La NASA a lancé le premier satellite climatique pour étudier les émissions de chaleur aux pôles de la Terre

La NASA a lancé le premier satellite climatique pour étudier les émissions de chaleur aux pôles de la Terre

Pour la première fois, la NASA utilisera des satellites de surveillance des changements climatiques pour détecter la perte de chaleur aux pôles de la Terre. L’agence américaine a déjà envoyé le premier de deux.

La NASA a lancé le premier satellite climatique pour étudier les émissions de chaleur aux pôles de la Terre

La NASA a lancé avec succès le premier de deux satellites climatiques destinés à étudier les émissions de chaleur aux pôles de la Terre. L’agence spatiale américaine l’a lancé le 25 mai, en utilisant une fusée Rocket Lab Electron, depuis le Centre de Lancement 1 à Mahia, en Nouvelle-Zélande.

Le deuxième satellite devrait être lancé prochainement depuis le Centre de Lancement 1 sur une fusée Electron. Après une période de contrôle de 30 jours pour confirmer les opérations normales, la mission devrait se poursuivre pendant dix mois.

Les dispositifs font partie de la mission Polar Radiant Energy in the Far-InfraRed Experiment (PREFIRE) de la NASA, qui vise à mesurer la quantité de chaleur émise par la Terre dans l’espace à partir de deux des régions les plus froides et isolées de la planète. Les satellites ont la forme d’un cube, et ont la taille d’une boîte à chaussures – CubeSats.

Selon la NASA citée par Interesting Engineering, les données du projet PREFIRE aideront les chercheurs à prédire plus précisément la glace, les océans et les modèles météorologiques de la Terre. En effet, ils offriront aux scientifiques une vision globale de la manière dont les régions polaires de la Terre impactent l’absorption et la libération d’énergie de la planète.

Cela améliorera la prévision de la perte de la glace de mer, de la fonte des calottes glaciaires et de l’élévation du niveau de la mer, fournissant une meilleure compréhension de la manière dont le système de notre planète évoluera dans les prochaines années – une information cruciale pour les agriculteurs qui surveillent les changements climatiques et hydriques, pour les flottes de pêche qui opèrent dans des mers changeantes et pour les communautés côtières qui renforcent leur résilience.

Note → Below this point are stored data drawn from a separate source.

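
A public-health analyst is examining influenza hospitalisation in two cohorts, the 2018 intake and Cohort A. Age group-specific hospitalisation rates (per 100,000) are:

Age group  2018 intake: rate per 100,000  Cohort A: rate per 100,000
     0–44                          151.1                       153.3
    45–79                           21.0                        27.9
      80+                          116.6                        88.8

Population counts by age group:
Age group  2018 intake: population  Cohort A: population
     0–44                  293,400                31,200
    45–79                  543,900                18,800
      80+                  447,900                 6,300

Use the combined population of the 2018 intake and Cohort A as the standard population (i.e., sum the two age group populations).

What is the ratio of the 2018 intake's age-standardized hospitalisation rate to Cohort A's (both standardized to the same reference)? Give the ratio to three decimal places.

1.076

Combined standard total = 1,341,500; weights = 0.2420, 0.4195, 0.3386.
The 2018 intake: 0.2420×151.1 + 0.4195×21.0 + 0.3386×116.6 = 84.8479 per 100,000.
Cohort A: 0.2420×153.3 + 0.4195×27.9 + 0.3386×88.8 = 78.8621 per 100,000.
Ratio = 84.8479 ÷ 78.8621 = 1.07590.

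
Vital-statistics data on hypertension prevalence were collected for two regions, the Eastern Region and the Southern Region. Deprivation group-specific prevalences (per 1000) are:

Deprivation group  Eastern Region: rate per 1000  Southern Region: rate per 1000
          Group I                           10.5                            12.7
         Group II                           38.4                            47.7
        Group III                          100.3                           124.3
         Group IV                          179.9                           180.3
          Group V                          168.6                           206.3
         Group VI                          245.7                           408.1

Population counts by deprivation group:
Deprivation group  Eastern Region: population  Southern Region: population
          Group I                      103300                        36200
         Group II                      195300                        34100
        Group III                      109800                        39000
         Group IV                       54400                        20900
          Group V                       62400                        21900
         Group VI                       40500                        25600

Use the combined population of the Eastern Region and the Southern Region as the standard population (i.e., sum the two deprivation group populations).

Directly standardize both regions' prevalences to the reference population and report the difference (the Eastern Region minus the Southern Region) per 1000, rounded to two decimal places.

Combined standard total = 743400; weights = 0.1877, 0.3086, 0.2002, 0.1013, 0.1134, 0.0889.
The Eastern Region: 0.1877×10.5 + 0.3086×38.4 + 0.2002×100.3 + 0.1013×179.9 + 0.1134×168.6 + 0.0889×245.7 = 93.0839 per 1000.
The Southern Region: 0.1877×12.7 + 0.3086×47.7 + 0.2002×124.3 + 0.1013×180.3 + 0.1134×206.3 + 0.0889×408.1 = 119.9260 per 1000.
Difference = 93.0839 − 119.9260 = -26.8421.

-26.84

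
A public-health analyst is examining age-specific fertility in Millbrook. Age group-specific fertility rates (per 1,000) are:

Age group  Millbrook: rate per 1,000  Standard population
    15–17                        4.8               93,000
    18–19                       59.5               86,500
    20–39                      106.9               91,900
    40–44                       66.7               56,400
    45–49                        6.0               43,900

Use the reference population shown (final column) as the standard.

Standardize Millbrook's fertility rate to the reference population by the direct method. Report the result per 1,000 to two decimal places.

52.31

Standard total = 371,700; weights = 0.2502, 0.2327, 0.2472, 0.1517, 0.1181.
Standardized rate: 0.2502×4.8 + 0.2327×59.5 + 0.2472×106.9 + 0.1517×66.7 + 0.1181×6.0 = 52.3071 per 1,000.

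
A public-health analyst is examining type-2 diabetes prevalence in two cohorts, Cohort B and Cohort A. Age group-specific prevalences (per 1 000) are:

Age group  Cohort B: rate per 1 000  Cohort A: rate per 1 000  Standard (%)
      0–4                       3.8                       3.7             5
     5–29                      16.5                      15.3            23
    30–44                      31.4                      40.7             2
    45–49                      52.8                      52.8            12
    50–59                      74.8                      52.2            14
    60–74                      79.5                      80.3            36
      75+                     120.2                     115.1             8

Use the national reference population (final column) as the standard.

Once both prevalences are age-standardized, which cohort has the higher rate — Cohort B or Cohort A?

Cohort B

Standard weights: 0.05, 0.23, 0.02, 0.12, 0.14, 0.36, 0.08.
Cohort B: 0.0500×3.8 + 0.2300×16.5 + 0.0200×31.4 + 0.1200×52.8 + 0.1400×74.8 + 0.3600×79.5 + 0.0800×120.2 = 59.6570 per 1 000.
Cohort A: 0.0500×3.7 + 0.2300×15.3 + 0.0200×40.7 + 0.1200×52.8 + 0.1400×52.2 + 0.3600×80.3 + 0.0800×115.1 = 56.2780 per 1 000.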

Expliqué Karen St. Germain, directrice de la division des sciences de la Terre de la NASA, à Washington, dans un communiqué.

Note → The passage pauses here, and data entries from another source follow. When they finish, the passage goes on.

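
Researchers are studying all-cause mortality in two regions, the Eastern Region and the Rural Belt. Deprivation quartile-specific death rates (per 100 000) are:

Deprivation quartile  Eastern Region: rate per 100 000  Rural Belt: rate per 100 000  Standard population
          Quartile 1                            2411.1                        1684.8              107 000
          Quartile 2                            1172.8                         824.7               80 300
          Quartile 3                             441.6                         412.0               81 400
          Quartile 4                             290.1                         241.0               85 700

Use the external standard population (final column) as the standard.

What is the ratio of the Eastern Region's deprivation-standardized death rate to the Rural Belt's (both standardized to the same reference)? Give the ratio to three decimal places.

1.373

Standard total = 354 400; weights = 0.3019, 0.2266, 0.2297, 0.2418.
The Eastern Region: 0.3019×2411.1 + 0.2266×1172.8 + 0.2297×441.6 + 0.2418×290.1 = 1165.2690 per 100 000.
The Rural Belt: 0.3019×1684.8 + 0.2266×824.7 + 0.2297×412.0 + 0.2418×241.0 = 848.4411 per 100 000.
Ratio = 1165.2690 ÷ 848.4411 = 1.37342.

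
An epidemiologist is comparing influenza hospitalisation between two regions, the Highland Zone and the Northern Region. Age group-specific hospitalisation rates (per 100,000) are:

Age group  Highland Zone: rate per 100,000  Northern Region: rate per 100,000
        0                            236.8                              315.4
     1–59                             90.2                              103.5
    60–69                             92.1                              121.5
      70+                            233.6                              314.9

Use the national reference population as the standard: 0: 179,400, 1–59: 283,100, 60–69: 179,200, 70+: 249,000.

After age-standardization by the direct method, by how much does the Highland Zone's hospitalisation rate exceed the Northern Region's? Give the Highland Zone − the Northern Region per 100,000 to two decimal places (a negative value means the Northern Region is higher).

-48.70

Standard total = 890,700; weights = 0.2014, 0.3178, 0.2012, 0.2796.
The Highland Zone: 0.2014×236.8 + 0.3178×90.2 + 0.2012×92.1 + 0.2796×233.6 = 160.1979 per 100,000.
The Northern Region: 0.2014×315.4 + 0.3178×103.5 + 0.2012×121.5 + 0.2796×314.9 = 208.8992 per 100,000.
Difference = 160.1979 − 208.8992 = -48.7013.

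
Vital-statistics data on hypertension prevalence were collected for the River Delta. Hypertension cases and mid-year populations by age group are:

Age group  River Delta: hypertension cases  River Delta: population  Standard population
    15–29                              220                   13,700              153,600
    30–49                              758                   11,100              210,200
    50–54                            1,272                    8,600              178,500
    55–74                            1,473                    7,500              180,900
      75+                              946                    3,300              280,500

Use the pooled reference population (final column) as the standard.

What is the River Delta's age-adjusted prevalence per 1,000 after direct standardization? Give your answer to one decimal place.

158.6

Age-specific rates per 1,000 for the River Delta: 16.058, 68.288, 147.907, 196.400, 286.667.
Standard total = 1,003,700; weights = 0.1530, 0.2094, 0.1778, 0.1802, 0.2795.
Standardized rate: 0.1530×16.058 + 0.2094×68.288 + 0.1778×147.907 + 0.1802×196.400 + 0.2795×286.667 = 158.5742 per 1,000.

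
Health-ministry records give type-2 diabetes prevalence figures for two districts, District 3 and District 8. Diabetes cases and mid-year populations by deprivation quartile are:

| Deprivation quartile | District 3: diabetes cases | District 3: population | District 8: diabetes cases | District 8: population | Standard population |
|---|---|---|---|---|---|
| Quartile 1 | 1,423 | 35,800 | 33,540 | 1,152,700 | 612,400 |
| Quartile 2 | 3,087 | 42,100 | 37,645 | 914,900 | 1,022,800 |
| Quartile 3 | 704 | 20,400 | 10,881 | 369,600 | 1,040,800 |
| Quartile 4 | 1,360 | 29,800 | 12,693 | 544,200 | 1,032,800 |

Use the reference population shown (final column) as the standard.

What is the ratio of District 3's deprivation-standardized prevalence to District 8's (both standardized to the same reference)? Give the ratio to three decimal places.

Deprivation-specific rates per 1,000 for District 3: 39.749, 73.325, 34.510, 45.638.
For District 8: 29.097, 41.147, 29.440, 23.324.
Standard total = 3,708,800; weights = 0.1651, 0.2758, 0.2806, 0.2785.
District 3: 0.1651×39.749 + 0.2758×73.325 + 0.2806×34.510 + 0.2785×45.638 = 49.1781 per 1,000.
District 8: 0.1651×29.097 + 0.2758×41.147 + 0.2806×29.440 + 0.2785×23.324 = 30.9086 per 1,000.
Ratio = 49.1781 ÷ 30.9086 = 1.59108.

1.591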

Les satellites de la NASA vont étudier les pôles de la Terre depuis l’espace

Chaque CubeSat de la mission est équipé d’un spectromètre thermique infrarouge, qui utilise des miroirs et des capteurs de formes spéciales pour mesurer les longueurs d’onde infrarouges. L’objectif des deux dispositifs sera le bilan énergétique de la Terre, c’est-à-dire l’équilibre entre l’énergie thermique provenant du Soleil qui entre dans la planète et l’énergie thermique émise dans l’espace. Cet équilibre détermine la température et le climat de la planète.

La NASA a lancé le premier satellite climatique pour étudier les émissions de chaleur aux pôles de la Terre

Les chercheurs soulignent que, bien qu’un satellite puisse suivre les changements saisonniers, deux satellites en orbites presque polaires sont nécessaires pour surveiller les interactions à court terme, tels que l’influence de la couverture nuageuse sur la température.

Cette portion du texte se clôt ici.